Gusuku Sites and Related Properties of the Kingdom of Ryukyu
On November 30, 2000, UNESCO inscribed Gusuku sites and related properties of the kingdom of Ryukyu which consists of nine sites on the World Heritage. These sites symbolize the glory and history of Ryukyu kingdom specifically from the 14th to the 17th century. The Ryukyu kingdom flourished through trade with neighboring Asian contries and through these trading routes, brought back various influences in arts, religion, politics and academics.000年
It was built in the late 13th century, and located on the Motobu peninsula at the height of 90 – 100 meters remaining roughly 1,500 meters of limestone castle wall. The castle saw three generations of rulers before it was attacked and destroyed by the armies of Chuzan from the central area in1416. Hokuzan governing in subordination to the royal capital at Shuri continued making their residence for several centuries afterwards. Wedding ceremony can be held here with an application in advance.
Katsuren castle was built during the 12th century on a large hill of Ryukyuan limestone overlooking the Pacific ocean on two sides. Katsuren castle had a lot of power within the island since it had an extensive trade with other nations. Amawari Aji is known for its most famous ruler who ruled during the 15th century.
Nakagusuku castle was built in the 14th century by Aji Nakagusuku and enlarged by Gosamaru afterwards. Its walls are built up high following the contours of the land, and their outlines draw gentle curves which indicates his high architectural skills. Since it had little damage during the Battle of Okinawa it had been used as a park. Now it is inscribed as one of the World Heritage sites as well as 100 famous castles in Japan.
Zakimi castle was built in the early 15th century by Gosamaru, a local warrior and lord who helped unify Okinawa’s disparate nations into one Ryukyu kingdom. It is in ruins but the walls and foundations have been restored.
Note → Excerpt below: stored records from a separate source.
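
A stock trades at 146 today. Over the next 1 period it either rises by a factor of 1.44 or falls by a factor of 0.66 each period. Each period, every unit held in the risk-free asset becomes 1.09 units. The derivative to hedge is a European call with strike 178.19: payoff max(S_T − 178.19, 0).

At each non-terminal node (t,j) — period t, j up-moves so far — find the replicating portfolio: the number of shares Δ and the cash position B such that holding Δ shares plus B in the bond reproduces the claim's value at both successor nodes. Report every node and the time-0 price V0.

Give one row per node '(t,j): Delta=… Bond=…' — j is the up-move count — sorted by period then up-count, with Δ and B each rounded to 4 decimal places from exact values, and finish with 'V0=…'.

Since d<R<u, set p* = (R−d)/(u−d) = 0.5513; price each node as the discounted p*-expectation of its children.
Terminal values V(1,·): V(1,0)=0.0000, V(1,1)=32.0500
Node (0,0) S=146.0000: V=(p*·32.0500+(1−p*)·0.0000)/1.09=16.2097; Δ=(32.0500−0.0000)/(210.2400−96.3600)=0.2814; B=V−Δ·S=-24.8800
Each (Δ,B) replicates both successor values, so the strategy is self-financing and V0 is arbitrage-free.

(0,0): Delta=0.2814 Bond=-24.8800
V0=16.2097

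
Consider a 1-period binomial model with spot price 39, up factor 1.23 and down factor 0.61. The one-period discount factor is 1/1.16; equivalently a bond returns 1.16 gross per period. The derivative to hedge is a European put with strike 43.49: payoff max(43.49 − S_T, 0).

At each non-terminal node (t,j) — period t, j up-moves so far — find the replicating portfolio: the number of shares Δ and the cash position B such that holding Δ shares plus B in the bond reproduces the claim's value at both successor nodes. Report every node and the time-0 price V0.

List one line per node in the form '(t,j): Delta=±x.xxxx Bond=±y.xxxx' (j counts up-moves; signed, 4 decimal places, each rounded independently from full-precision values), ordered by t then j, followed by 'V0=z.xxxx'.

Under the risk-neutral measure, an up-move has probability p* = (R−d)/(u−d) = 0.8871 and values discount at R = 1.16.
Payoff layer (t=1): V(1,0)=19.7000, V(1,1)=0.0000
  t=0,j=0: stock 39.0000 → up 47.9700 (V=0.0000), down 23.7900 (V=19.7000). Price 1.9174; hedge Δ=-0.8147, bond B=33.6916.
Each (Δ,B) replicates both successor values, so the strategy is self-financing and V0 is arbitrage-free.

(0,0): Delta=-0.8147 Bond=33.6916
V0=1.9174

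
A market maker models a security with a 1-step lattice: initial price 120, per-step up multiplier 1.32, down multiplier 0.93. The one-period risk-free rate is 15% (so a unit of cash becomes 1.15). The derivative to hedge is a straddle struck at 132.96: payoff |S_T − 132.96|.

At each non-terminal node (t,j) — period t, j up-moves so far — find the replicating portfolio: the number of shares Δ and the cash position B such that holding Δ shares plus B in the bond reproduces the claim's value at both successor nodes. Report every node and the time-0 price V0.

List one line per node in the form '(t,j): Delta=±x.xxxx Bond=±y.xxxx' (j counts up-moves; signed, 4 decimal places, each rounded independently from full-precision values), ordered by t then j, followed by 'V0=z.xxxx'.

Since d<R<u, set p* = (R−d)/(u−d) = 0.5641; price each node as the discounted p*-expectation of its children.
At expiry t=1: V(1,0)=21.3600, V(1,1)=25.4400
  t=0,j=0: stock 120.0000 → up 158.4000 (V=25.4400), down 111.6000 (V=21.3600). Price 20.5753; hedge Δ=0.0872, bond B=10.1137.
Each (Δ,B) replicates both successor values, so the strategy is self-financing and V0 is arbitrage-free.

(0,0): Delta=0.0872 Bond=10.1137
V0=20.5753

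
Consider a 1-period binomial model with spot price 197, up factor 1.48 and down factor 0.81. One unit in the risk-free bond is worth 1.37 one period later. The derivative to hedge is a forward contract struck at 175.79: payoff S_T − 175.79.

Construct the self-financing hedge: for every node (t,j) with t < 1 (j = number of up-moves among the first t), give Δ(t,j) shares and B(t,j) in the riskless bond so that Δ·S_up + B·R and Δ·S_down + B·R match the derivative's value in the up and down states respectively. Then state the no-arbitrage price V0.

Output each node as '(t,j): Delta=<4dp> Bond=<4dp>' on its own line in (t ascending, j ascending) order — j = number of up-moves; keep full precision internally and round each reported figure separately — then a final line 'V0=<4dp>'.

Under the risk-neutral measure, an up-move has probability p* = (R−d)/(u−d) = 0.8358 and values discount at R = 1.37.
Terminal payoffs: V(1,0)=-16.2200, V(1,1)=115.7700
Node (0,0) S=197.0000: V=(p*·115.7700+(1−p*)·-16.2200)/1.37=68.6861; Δ=(115.7700−-16.2200)/(291.5600−159.5700)=1.0000; B=V−Δ·S=-128.3139
Check: Δ(0,0)·S0 + B(0,0) = 68.6861 = V0.

(0,0): Delta=1.0000 Bond=-128.3139
V0=68.6861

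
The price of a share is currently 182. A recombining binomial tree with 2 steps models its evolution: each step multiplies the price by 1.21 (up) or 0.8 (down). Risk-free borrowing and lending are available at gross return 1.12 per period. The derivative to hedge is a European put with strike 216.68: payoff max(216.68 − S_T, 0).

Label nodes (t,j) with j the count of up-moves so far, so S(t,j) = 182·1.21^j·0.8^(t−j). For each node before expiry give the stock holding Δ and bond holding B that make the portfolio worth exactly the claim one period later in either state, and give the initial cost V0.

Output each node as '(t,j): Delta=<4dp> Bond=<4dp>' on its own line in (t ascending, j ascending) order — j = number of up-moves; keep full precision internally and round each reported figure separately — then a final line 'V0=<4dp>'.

(0,0): Delta=-0.5351 Bond=112.2931
(1,0): Delta=-1.0000 Bond=193.4643
(1,1): Delta=-0.4486 Bond=106.7287
V0=14.9131

No-arbitrage ⇒ martingale measure with p* = (R−d)/(u−d) = 0.7805.
Terminal values V(2,·): V(2,0)=100.2000, V(2,1)=40.5040, V(2,2)=0.0000
(1,0): S=145.6000. Δ = (V_up−V_dn)/(S_up−S_dn) = (40.5040−100.2000)/(176.1760−116.4800) = -1.0000. V = [p*·40.5040 + (1−p*)·100.2000]/1.12 = 47.8643. B = V − Δ·S = 193.4643.
(1,1): S=220.2200. Δ = (V_up−V_dn)/(S_up−S_dn) = (0.0000−40.5040)/(266.4662−176.1760) = -0.4486. V = [p*·0.0000 + (1−p*)·40.5040]/1.12 = 7.9385. B = V − Δ·S = 106.7287.
(0,0): S=182.0000. Δ = (V_up−V_dn)/(S_up−S_dn) = (7.9385−47.8643)/(220.2200−145.6000) = -0.5351. V = [p*·7.9385 + (1−p*)·47.8643]/1.12 = 14.9131. B = V − Δ·S = 112.2931.
The time-0 hedge costs 14.9131, which is the no-arbitrage price.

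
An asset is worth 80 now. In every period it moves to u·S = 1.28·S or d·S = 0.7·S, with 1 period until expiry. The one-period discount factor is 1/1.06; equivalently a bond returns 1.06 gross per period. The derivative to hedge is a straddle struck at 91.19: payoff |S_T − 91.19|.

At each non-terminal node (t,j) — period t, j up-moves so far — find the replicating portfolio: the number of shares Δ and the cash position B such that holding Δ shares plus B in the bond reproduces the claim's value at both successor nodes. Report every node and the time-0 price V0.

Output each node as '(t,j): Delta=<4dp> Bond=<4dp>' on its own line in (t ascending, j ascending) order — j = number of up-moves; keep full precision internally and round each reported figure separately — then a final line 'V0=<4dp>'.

Risk-neutral probability p* = (R−d)/(u−d) = (1.06−0.7)/(1.28−0.7) = 0.6207.
Terminal values V(1,·): V(1,0)=35.1900, V(1,1)=11.2100
  t=0,j=0: stock 80.0000 → up 102.4000 (V=11.2100), down 56.0000 (V=35.1900). Price 19.1565; hedge Δ=-0.5168, bond B=60.5013.
The time-0 hedge costs 19.1565, which is the no-arbitrage price.

(0,0): Delta=-0.5168 Bond=60.5013
V0=19.1565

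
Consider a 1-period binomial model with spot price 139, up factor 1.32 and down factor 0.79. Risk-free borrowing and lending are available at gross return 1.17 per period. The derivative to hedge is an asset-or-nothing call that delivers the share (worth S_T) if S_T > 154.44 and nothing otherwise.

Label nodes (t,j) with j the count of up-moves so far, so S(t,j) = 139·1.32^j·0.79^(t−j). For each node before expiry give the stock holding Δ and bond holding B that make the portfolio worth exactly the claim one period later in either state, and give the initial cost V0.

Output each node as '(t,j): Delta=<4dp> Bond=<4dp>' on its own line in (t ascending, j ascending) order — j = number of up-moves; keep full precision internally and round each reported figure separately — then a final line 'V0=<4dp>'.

(0,0): Delta=2.4906 Bond=-233.7513
V0=112.4373

No-arbitrage ⇒ martingale measure with p* = (R−d)/(u−d) = 0.7170.
Terminal values V(1,·): V(1,0)=0.0000, V(1,1)=183.4800
(0,0): S=139.0000. Δ = (V_up−V_dn)/(S_up−S_dn) = (183.4800−0.0000)/(183.4800−109.8100) = 2.4906. V = [p*·183.4800 + (1−p*)·0.0000]/1.17 = 112.4373. B = V − Δ·S = -233.7513.
Check: Δ(0,0)·S0 + B(0,0) = 112.4373 = V0.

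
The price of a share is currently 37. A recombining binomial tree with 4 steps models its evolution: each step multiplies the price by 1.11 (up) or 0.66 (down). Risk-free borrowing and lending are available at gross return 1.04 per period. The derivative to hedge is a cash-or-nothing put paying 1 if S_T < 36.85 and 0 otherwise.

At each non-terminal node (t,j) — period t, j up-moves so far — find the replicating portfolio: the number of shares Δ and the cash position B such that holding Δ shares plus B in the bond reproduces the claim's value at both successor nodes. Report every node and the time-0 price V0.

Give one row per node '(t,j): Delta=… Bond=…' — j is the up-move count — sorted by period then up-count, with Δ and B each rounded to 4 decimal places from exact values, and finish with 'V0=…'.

(0,0): Delta=-0.0322 Bond=1.6097
(1,0): Delta=0.0000 Bond=0.8890
(1,1): Delta=-0.0357 Bond=1.8188
(2,0): Delta=0.0000 Bond=0.9246
(2,1): Delta=0.0000 Bond=0.9246
(2,2): Delta=-0.0396 Bond=2.0696
(3,0): Delta=0.0000 Bond=0.9615
(3,1): Delta=0.0000 Bond=0.9615
(3,2): Delta=0.0000 Bond=0.9615
(3,3): Delta=-0.0439 Bond=2.3718
V0=0.4201

No-arbitrage ⇒ martingale measure with p* = (R−d)/(u−d) = 0.8444.
Terminal payoffs: V(4,0)=1.0000, V(4,1)=1.0000, V(4,2)=1.0000, V(4,3)=1.0000, V(4,4)=0.0000
Node (3,0) S=10.6374: V=(p*·1.0000+(1−p*)·1.0000)/1.04=0.9615; Δ=(1.0000−1.0000)/(11.8075−7.0207)=0.0000; B=V−Δ·S=0.9615
Node (3,1) S=17.8901: V=(p*·1.0000+(1−p*)·1.0000)/1.04=0.9615; Δ=(1.0000−1.0000)/(19.8580−11.8075)=0.0000; B=V−Δ·S=0.9615
Node (3,2) S=30.0879: V=(p*·1.0000+(1−p*)·1.0000)/1.04=0.9615; Δ=(1.0000−1.0000)/(33.3975−19.8580)=0.0000; B=V−Δ·S=0.9615
Node (3,3) S=50.6023: V=(p*·0.0000+(1−p*)·1.0000)/1.04=0.1496; Δ=(0.0000−1.0000)/(56.1686−33.3975)=-0.0439; B=V−Δ·S=2.3718
Node (2,0) S=16.1172: V=(p*·0.9615+(1−p*)·0.9615)/1.04=0.9246; Δ=(0.9615−0.9615)/(17.8901−10.6374)=0.0000; B=V−Δ·S=0.9246
Node (2,1) S=27.1062: V=(p*·0.9615+(1−p*)·0.9615)/1.04=0.9246; Δ=(0.9615−0.9615)/(30.0879−17.8901)=0.0000; B=V−Δ·S=0.9246
Node (2,2) S=45.5877: V=(p*·0.1496+(1−p*)·0.9615)/1.04=0.2653; Δ=(0.1496−0.9615)/(50.6023−30.0879)=-0.0396; B=V−Δ·S=2.0696
Node (1,0) S=24.4200: V=(p*·0.9246+(1−p*)·0.9246)/1.04=0.8890; Δ=(0.9246−0.9246)/(27.1062−16.1172)=0.0000; B=V−Δ·S=0.8890
Node (1,1) S=41.0700: V=(p*·0.2653+(1−p*)·0.9246)/1.04=0.3537; Δ=(0.2653−0.9246)/(45.5877−27.1062)=-0.0357; B=V−Δ·S=1.8188
Node (0,0) S=37.0000: V=(p*·0.3537+(1−p*)·0.8890)/1.04=0.4201; Δ=(0.3537−0.8890)/(41.0700−24.4200)=-0.0322; B=V−Δ·S=1.6097
The time-0 hedge costs 0.4201, which is the no-arbitrage price.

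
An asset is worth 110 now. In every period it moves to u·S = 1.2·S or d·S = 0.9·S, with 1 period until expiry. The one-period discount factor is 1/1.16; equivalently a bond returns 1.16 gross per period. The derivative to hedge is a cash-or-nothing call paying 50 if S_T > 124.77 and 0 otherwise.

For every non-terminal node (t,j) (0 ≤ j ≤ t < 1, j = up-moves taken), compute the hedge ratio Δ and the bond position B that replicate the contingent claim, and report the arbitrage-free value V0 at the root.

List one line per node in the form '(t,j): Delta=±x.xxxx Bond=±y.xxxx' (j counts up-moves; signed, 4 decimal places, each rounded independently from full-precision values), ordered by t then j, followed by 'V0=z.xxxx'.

Since d<R<u, set p* = (R−d)/(u−d) = 0.8667; price each node as the discounted p*-expectation of its children.
Terminal payoffs: V(1,0)=0.0000, V(1,1)=50.0000
Node (0,0) S=110.0000: V=(p*·50.0000+(1−p*)·0.0000)/1.16=37.3563; Δ=(50.0000−0.0000)/(132.0000−99.0000)=1.5152; B=V−Δ·S=-129.3103
The time-0 hedge costs 37.3563, which is the no-arbitrage price.

(0,0): Delta=1.5152 Bond=-129.3103
V0=37.3563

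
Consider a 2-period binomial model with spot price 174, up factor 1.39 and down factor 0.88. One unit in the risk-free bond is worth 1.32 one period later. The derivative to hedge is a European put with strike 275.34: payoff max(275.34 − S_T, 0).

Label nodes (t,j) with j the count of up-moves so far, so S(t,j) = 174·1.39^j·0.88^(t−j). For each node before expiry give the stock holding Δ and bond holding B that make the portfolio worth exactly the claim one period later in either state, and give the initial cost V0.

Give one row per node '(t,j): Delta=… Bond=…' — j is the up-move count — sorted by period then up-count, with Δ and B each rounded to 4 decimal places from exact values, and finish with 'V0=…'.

Under the risk-neutral measure, an up-move has probability p* = (R−d)/(u−d) = 0.8627 and values discount at R = 1.32.
Terminal values V(2,·): V(2,0)=140.5944, V(2,1)=62.5032, V(2,2)=0.0000
Node (1,0) S=153.1200: V=(p*·62.5032+(1−p*)·140.5944)/1.32=55.4709; Δ=(62.5032−140.5944)/(212.8368−134.7456)=-1.0000; B=V−Δ·S=208.5909
Node (1,1) S=241.8600: V=(p*·0.0000+(1−p*)·62.5032)/1.32=6.4991; Δ=(0.0000−62.5032)/(336.1854−212.8368)=-0.5067; B=V−Δ·S=129.0544
Node (0,0) S=174.0000: V=(p*·6.4991+(1−p*)·55.4709)/1.32=10.0157; Δ=(6.4991−55.4709)/(241.8600−153.1200)=-0.5519; B=V−Δ·S=106.0388
Check: Δ(0,0)·S0 + B(0,0) = 10.0157 = V0.

(0,0): Delta=-0.5519 Bond=106.0388
(1,0): Delta=-1.0000 Bond=208.5909
(1,1): Delta=-0.5067 Bond=129.0544
V0=10.0157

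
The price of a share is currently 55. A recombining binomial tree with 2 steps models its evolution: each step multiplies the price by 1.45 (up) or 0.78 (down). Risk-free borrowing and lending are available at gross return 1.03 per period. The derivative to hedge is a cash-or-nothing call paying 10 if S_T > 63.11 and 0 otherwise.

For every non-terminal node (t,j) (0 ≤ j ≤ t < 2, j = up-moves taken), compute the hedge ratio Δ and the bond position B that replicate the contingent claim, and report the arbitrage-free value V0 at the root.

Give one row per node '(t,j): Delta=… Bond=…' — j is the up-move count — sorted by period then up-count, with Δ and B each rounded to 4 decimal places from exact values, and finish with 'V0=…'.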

The gusuku fortress has two inner courts, each with an arched gate which is Okinawa’s first stone arch gate featuring the unique keystone masonry of the Ryukyus. The spectacular views from its walls are: central island and north China sea including some islands. It was designated as a world Heritage Site in November 2000.
Shuri castle was built during the 14th century. When king Sho Hashi unified the three principalities of Okinawa and established the Ryukyu kingdom, he used the castle as a residence. Shuri florished as the capital of its political, economic, cultural as well as foreign trade. Shuri castle was designated a national treasure of Japan in 1928, then completely destroyed during the World War Two. The castle consists of three courts, the front court where king coronation ceremonies were held, the south court where was used for official lookouts from the Satsuma clan, Japanese officials and for Japanese ceremonies. Beggining in 1992, it was reconstructed on the original site based on photographs and historical records.
Sonohyan Utaki Gate
Sonohyan Utaki stone gate was first built in the early 16th century by master craft man Nishito from Taketomi island during the reign of king Sho Shin. There is a sacred area with trees behind the gate and whenever the king left the castle on a journey, he would first stop there to pray for safe travels. The stone gate reflects the kingdom’s advanced limestone masonry skills which also show many signs of Chinese influence along with a Japanese influenced gable in the karahafu style. It was severely damaged during the Battle of Okinawa, but was restored in 1957, and officially designated a UNESCO World Heritage Site in 2000.
Tamaudun is a mausoleum built for royalty of Ryukyu kingdom by King Sho Shin in the early 16 century. The mausoleum’s name is originally written with different charactors which mean “palace of the spirits”. A stele in the outer courtyard, erected at the time of the mausoleum’s construction, states the provisions for being entombed at Tamaudun, and lists nine names, including that of Shô Shin. Some parts of east and west chambers were destroyed during the Battle of Okinawa but it was reconstructed in 1974.
Shikina En Garden
Shikina-en gardens were laid out in 1799 to embelish one of the residences of royal family and were used for the reception of an envoy from China the follwing year. The gardens feature a pond with two small islands which are a Chinese style hexagonal pavilion and other pavilions with red tiles and Chinese style arched bridges. The gardens were totally destroyed during the Battle of Okinawa. Restoration took around twenty years started in 1975.
In local legend, Sefa Utaki was created by the goddess Amamikiyo and is an historical sacred spot that served as one of the key locations of worship in the religion of the Ryukyuan people for millennia. Rituals held at Sefa Utaki played a key role in the official religious functions of the Ryukyu Kingdom.
Its highest priestesses were inaugurated and elevated to the status of deities at the site during its most important ceremonies. Today, so many people visit this site as it is well known as one of power spots.